O kadar acayip ki, bir mahkeme üzerinden Lübnan siyasetini belirleme çabası var ve fakat bunlar kimsenin dikkatini çekmiyor. Yine Danyel Ballemare diye bir başka savcı var, bugünkü savcı, o da aynı şekilde laflar ediyor. Hizbullah'ı dinliyorlar, bir takım casuslar yerleştiriyorlar."

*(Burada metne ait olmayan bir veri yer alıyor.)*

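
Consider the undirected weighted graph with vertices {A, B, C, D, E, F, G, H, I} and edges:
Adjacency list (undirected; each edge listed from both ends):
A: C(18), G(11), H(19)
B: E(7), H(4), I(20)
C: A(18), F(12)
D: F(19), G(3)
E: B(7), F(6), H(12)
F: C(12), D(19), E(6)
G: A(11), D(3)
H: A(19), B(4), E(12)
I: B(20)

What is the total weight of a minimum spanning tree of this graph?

Kruskal's algorithm — process edges by increasing weight (ties by edge label):
D-G (3): add — endpoints in different components.
B-H (4): add — endpoints in different components.
E-F (6): add — endpoints in different components.
B-E (7): add — endpoints in different components.
A-G (11): add — endpoints in different components.
C-F (12): add — endpoints in different components.
E-H (12): skip — E and H already connected.
A-C (18): add — endpoints in different components.
A-H (19): skip — A and H already connected.
D-F (19): skip — D and F already connected.
B-I (20): add — endpoints in different components.
MST edges: D-G, B-H, E-F, B-E, A-G, C-F, A-C, B-I; total weight 3+4+6+7+11+12+18+20 = 81.

81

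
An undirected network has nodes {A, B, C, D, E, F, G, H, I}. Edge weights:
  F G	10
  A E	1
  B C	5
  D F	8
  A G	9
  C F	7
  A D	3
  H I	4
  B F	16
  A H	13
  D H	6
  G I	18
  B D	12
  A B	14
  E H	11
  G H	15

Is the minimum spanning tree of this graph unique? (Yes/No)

Yes

Kruskal: consider edges lightest-first.
A E (1): add — endpoints in different components.
A D (3): add — endpoints in different components.
H I (4): add — endpoints in different components.
B C (5): add — endpoints in different components.
D H (6): add — endpoints in different components.
C F (7): add — endpoints in different components.
D F (8): add — endpoints in different components.
A G (9): add — endpoints in different components.
Every non-tree edge has weight strictly greater than the heaviest edge on the tree path between its endpoints, so the MST is unique.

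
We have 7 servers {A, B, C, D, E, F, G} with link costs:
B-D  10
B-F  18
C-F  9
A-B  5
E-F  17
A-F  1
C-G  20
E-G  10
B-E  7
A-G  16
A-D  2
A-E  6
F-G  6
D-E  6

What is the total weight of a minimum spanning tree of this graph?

29

Prim, starting at A.
Step 1: cheapest edge leaving the tree is A-F (1); add F.
Step 2: cheapest edge leaving the tree is A-D (2); add D.
Step 3: cheapest edge leaving the tree is A-B (5); add B.
Step 4: cheapest edge leaving the tree is A-E (6); add E.
Step 5: cheapest edge leaving the tree is F-G (6); add G.
Step 6: cheapest edge leaving the tree is C-F (9); add C.
MST edges: A-F, A-D, A-B, A-E, F-G, C-F; total weight 1+2+5+6+6+9 = 29.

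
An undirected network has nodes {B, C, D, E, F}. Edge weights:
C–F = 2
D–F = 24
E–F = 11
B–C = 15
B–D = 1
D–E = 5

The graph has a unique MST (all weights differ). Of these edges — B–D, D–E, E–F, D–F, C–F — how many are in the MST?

Sort edges by weight, then run Kruskal:
B–D (1): add. Components now {B,D} {C} {E} {F}
C–F (2): add. Components now {B,D} {C,F} {E}
D–E (5): add. Components now {B,D,E} {C,F}
E–F (11): add. Components now {B,C,D,E,F}
MST edge set: {B–D, C–F, D–E, E–F}.
Of the listed edges, {B–D, D–E, E–F, C–F} are in the MST → 4.

4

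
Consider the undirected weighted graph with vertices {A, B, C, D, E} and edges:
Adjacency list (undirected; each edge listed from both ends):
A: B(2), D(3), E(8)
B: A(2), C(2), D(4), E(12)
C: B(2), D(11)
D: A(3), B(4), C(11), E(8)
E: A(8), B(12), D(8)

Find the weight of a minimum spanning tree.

15

Grow the tree from A using Prim:
Step 1: cheapest edge leaving the tree is A B (2); add B.
Step 2: cheapest edge leaving the tree is B C (2); add C.
Step 3: cheapest edge leaving the tree is A D (3); add D.
Step 4: cheapest edge leaving the tree is A E (8); add E.
MST edges: A B, B C, A D, A E; total weight 2+2+3+8 = 15.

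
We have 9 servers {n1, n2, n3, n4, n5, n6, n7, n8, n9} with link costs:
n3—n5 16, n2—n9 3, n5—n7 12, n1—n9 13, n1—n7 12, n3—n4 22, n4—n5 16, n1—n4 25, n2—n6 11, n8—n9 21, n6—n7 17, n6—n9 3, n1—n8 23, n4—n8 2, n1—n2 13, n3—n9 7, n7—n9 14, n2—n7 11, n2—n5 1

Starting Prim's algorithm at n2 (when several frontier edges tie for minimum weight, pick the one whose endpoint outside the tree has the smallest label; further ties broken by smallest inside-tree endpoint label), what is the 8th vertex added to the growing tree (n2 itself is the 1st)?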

TÜRKİYE ABD'NİN KUYRUĞUNA TAKILARAK BİRŞEY YAPAMAZ
Türkiye'nin yaşanan son siyasi krizde kilit bir rol oynayabileceğine inanan isimlerden biri de Ceyda Karan. Özellikle son dönemde Arap sokaklarında hissedilen, Erdoğan'ın Lübnan ziyaretinde de meydanlara yansıyan Türkiye sevgisini hatırlatan Karan, Ankara'nın "sağduyulu bir taraf" pozisyonunda olduğuna inanıyor.

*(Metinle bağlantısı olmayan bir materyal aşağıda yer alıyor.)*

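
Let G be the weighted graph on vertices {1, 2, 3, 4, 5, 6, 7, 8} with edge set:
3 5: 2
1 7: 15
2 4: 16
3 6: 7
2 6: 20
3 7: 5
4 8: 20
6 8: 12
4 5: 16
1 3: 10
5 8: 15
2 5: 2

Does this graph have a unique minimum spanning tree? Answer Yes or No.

Kruskal's algorithm — process edges by increasing weight (ties by edge label):
2 5 (2): add — endpoints in different components.
3 5 (2): add — endpoints in different components.
3 7 (5): add — endpoints in different components.
3 6 (7): add — endpoints in different components.
1 3 (10): add — endpoints in different components.
6 8 (12): add — endpoints in different components.
1 7 (15): skip — 1 and 7 already connected.
5 8 (15): skip — 5 and 8 already connected.
2 4 (16): add — endpoints in different components.
Non-tree edge 4 5 has weight 16, equal to the heaviest edge on its tree cycle — swapping gives another MST of the same weight. Not unique.

No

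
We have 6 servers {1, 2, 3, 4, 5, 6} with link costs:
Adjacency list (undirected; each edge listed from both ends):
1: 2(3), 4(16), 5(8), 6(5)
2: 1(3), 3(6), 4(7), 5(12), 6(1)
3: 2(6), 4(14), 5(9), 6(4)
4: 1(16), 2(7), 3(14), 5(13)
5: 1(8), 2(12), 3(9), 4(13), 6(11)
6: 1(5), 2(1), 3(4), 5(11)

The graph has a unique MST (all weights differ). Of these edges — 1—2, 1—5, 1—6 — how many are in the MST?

Sort edges by weight, then run Kruskal:
2—6 (1): add. Components now {1} {2,6} {3} {4} {5}
1—2 (3): add. Components now {1,2,6} {3} {4} {5}
3—6 (4): add. Components now {1,2,3,6} {4} {5}
1—6 (5): skip — 1 and 6 already connected.
2—3 (6): skip — 2 and 3 already connected.
2—4 (7): add. Components now {1,2,3,4,6} {5}
1—5 (8): add. Components now {1,2,3,4,5,6}
MST edge set: {2—6, 1—2, 3—6, 2—4, 1—5}.
Of the listed edges, {1—2, 1—5} are in the MST → 2.

2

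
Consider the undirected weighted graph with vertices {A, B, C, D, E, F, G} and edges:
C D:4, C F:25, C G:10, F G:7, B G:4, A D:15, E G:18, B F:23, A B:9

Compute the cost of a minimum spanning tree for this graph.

52

Sort edges by weight, then run Kruskal:
B G (4): add — endpoints in different components.
C D (4): add — endpoints in different components.
F G (7): add — endpoints in different components.
A B (9): add — endpoints in different components.
C G (10): add — endpoints in different components.
A D (15): skip — A and D already connected.
E G (18): add — endpoints in different components.
MST edges: B G, C D, F G, A B, C G, E G; total weight 4+4+7+9+10+18 = 52.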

Ancak deneyimli gazetecinin önemli bir de uyarısı var.
Karan, Türkiye'nin hem BM mahkemesine destek verip, yani bir anlamda "Amerikanın kuyruğuna takılıp" hem de birlik hükümetinden bahsetmesinin Lübnan'da kimseyi ikna edemeyeceğini belirtiyor.

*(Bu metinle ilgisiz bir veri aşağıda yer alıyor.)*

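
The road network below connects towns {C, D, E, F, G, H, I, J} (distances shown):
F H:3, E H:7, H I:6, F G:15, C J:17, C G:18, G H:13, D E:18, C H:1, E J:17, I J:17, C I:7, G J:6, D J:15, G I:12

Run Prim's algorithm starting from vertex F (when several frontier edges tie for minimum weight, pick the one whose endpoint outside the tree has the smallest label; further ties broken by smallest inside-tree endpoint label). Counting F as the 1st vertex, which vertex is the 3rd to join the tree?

Prim, starting at F.
Step 1: cheapest edge leaving the tree is F H (3); add H.
Step 2: cheapest edge leaving the tree is C H (1); add C.
Step 3: cheapest edge leaving the tree is H I (6); add I.
Step 4: cheapest edge leaving the tree is E H (7); add E.
Step 5: cheapest edge leaving the tree is G I (12); add G.
Step 6: cheapest edge leaving the tree is G J (6); add J.
Step 7: cheapest edge leaving the tree is D J (15); add D.
Vertex order: F, H, C, I, E, G, J, D. The 3rd vertex is C.

C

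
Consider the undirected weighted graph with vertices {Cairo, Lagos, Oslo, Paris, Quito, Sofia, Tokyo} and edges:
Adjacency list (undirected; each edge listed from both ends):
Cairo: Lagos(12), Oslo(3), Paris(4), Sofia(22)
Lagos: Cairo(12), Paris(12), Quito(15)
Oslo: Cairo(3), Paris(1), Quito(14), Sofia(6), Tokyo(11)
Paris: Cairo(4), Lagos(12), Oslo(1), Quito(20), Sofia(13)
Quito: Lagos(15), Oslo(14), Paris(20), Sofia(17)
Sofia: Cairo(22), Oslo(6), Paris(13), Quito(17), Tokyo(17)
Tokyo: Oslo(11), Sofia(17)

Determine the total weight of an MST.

Prim, starting at Tokyo.
Step 1: cheapest edge leaving the tree is Oslo–Tokyo (11); add Oslo.
Step 2: cheapest edge leaving the tree is Oslo–Paris (1); add Paris.
Step 3: cheapest edge leaving the tree is Cairo–Oslo (3); add Cairo.
Step 4: cheapest edge leaving the tree is Oslo–Sofia (6); add Sofia.
Step 5: cheapest edge leaving the tree is Cairo–Lagos (12); add Lagos.
Step 6: cheapest edge leaving the tree is Oslo–Quito (14); add Quito.
MST edges: Oslo–Tokyo, Oslo–Paris, Cairo–Oslo, Oslo–Sofia, Cairo–Lagos, Oslo–Quito; total weight 11+1+3+6+12+14 = 47.

47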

Karan'a göre, Türkiye'nin bağımsız dış politika yürüttüğünü göstermesinin tam vakti..
"KLİŞELER SÖKMEZ"
Said Hariri'nin Türkiye'deki temaslarından çıkacak muhtemel sonuçları sorduğumuz Karan, Türkiye'nin Lübnanla ilgili 7'li konferans önerisi olduğunu hatırlatarak, "bir ortayolu bulma çabası olacak" diedi ve şu noktalara dikkat çekti:
"Hariri'nin geçen yaz yaptığı açıklamalara dikkat ederseniz, mahkemenin siyasi olduğunu kendisi söyledi. Yani şimdi BM özel mahkemesini Amerikan baskısı ile desteklemek durumunda kalan bir Lübnan başbakanı var ortada. Bizzat kendisi açıkladı. Şimdi bu tür baskılara maruz kalmasını da önleyecek bir bölgesel güç gerekiyor, eğer kendi bölgesinde istikrar istiyorsa. Demekki Türkiye'nin gücü yetmedi, ben bu sonuca varıyorum.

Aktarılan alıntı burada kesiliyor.